Amidst India's abundant rainfall, a persistent concern looms large—ensuring the cleanliness of accessible water sources. The United Nations World Water Development Report 2023, titled "Partnerships and Cooperation for Water," paints a sobering picture—a staggering 80 per cent of individuals grappling with water stress are concentrated in Asia, notably in Northeast China, India, and Pakistan.
Yet, amid these challenges, glimmers of hope emerge in the form of dedicated individuals who have fervently championed the cause of clean water, breathing life into water bodies and communities. In a world grappling with water scarcity, these indomitable figures embody the power of individual action. Their commitment resonates as an inspiring testament to the potential for change, reminding us that every drop counts in the ocean of environmental conservation.
Across states in India, there are certain individuals who are fighting to bring about this change and here are three of them who have done their bit and continue to do so in the fight to bring clean water to people.
In Agrotha village, Madhya Pradesh, 19-year-old Babita Rajput's relentless efforts have turned the tide against water scarcity during meagre rainfall. A shrinking 70-acre lake had long suffered from water depletion, but Babita's unwavering determination brought about a transformative change.
Babita's petition to excavate a 107-metre trench near the hillside, redirecting water flow to replenish the lake, encountered opposition from farmers encroaching on the barren lake for cultivation. Undeterred, Babita found an ally in the Jal Saheli group, composed of 12 village women. Under her leadership, the group swelled to 200 women, united in their mission. Together, they carved a 12-foot wide, 107-metre long trench, altering rainwater's course and rejuvenating the lake.

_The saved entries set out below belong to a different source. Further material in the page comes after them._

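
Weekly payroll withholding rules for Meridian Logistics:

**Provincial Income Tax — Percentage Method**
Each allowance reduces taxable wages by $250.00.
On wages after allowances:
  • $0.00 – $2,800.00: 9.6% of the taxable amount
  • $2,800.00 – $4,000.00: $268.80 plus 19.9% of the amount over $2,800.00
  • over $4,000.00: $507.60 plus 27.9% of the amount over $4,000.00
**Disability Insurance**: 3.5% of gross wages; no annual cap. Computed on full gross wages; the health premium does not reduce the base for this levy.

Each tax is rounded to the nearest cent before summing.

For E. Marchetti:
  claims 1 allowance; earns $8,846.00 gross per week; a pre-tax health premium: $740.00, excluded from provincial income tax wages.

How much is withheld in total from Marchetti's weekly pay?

Provincial Income Tax: taxable = $8,846.00 − $740.00 − 1×$250.00 = $7,856.00
  $507.60 + 27.9% × ($7,856.00 − $4,000.00) = $507.60 + 27.9% × $3,856.00 = $1,583.42
Disability Insurance: 3.5% × $8,846.00 = $309.61
Total: $1,583.42 + $309.61 = $1,893.03

$1,893.03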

In the wake of the devastating 2018 cyclonic storm Gaja that wreaked havoc in Tamil Nadu, Nirmal Raghavan, a Dubai-based software developer hailing from the affected region, was deeply moved by the catastrophe. His determination led him to embark on a remarkable journey to restore his homeland's vitality.
Choosing to remain in his village despite the storm's aftermath, Nirmal left his job in Dubai at the age of 35 to rejuvenate his community. His first priority was reviving the Peravurani Lake, which could potentially irrigate thousands of acres of farmland. With the support of like-minded volunteers, Nirmal initiated the planting of 25,000 saplings across the Kaveri delta region. His social media campaign, #BounceBackDelta, aimed to assist cyclone-affected individuals with essential supplies.
Nirmal's initiatives expanded to encompass diverse projects, including the Miyawaki plantation, a mangrove forest restoration, as well as rainwater harvesting and water treatment.
Sikkim's Tsomgo Lake was drowning in a sea of waste—discarded milk cartons, snack wrappers, plastic bottles, and sewage marred its once-pristine shores. This dire scenario extended further as 270 households relied on the contaminated lake for daily water needs. Sangay Lama, a local resident, emerged as a beacon of change in 2006, rallying tourists and local stakeholders to adopt waste management practices.
Collaborating with the forest department, World Wide Fund (WWF), environmental officials, shop owners, and the gram panchayat, Sangay, aged 37, co-founded the Tsomgo Pokhri Sanrakshan Samiti (TPSS), a lake conservation committee. Households and businesses alike began utilising dedicated waste disposal bins, channelling waste to the Martam Dumping and Recovery Centre. Advocacy efforts promoted eco-friendly practices, transforming the lake into a pristine water source suitable even for drinking.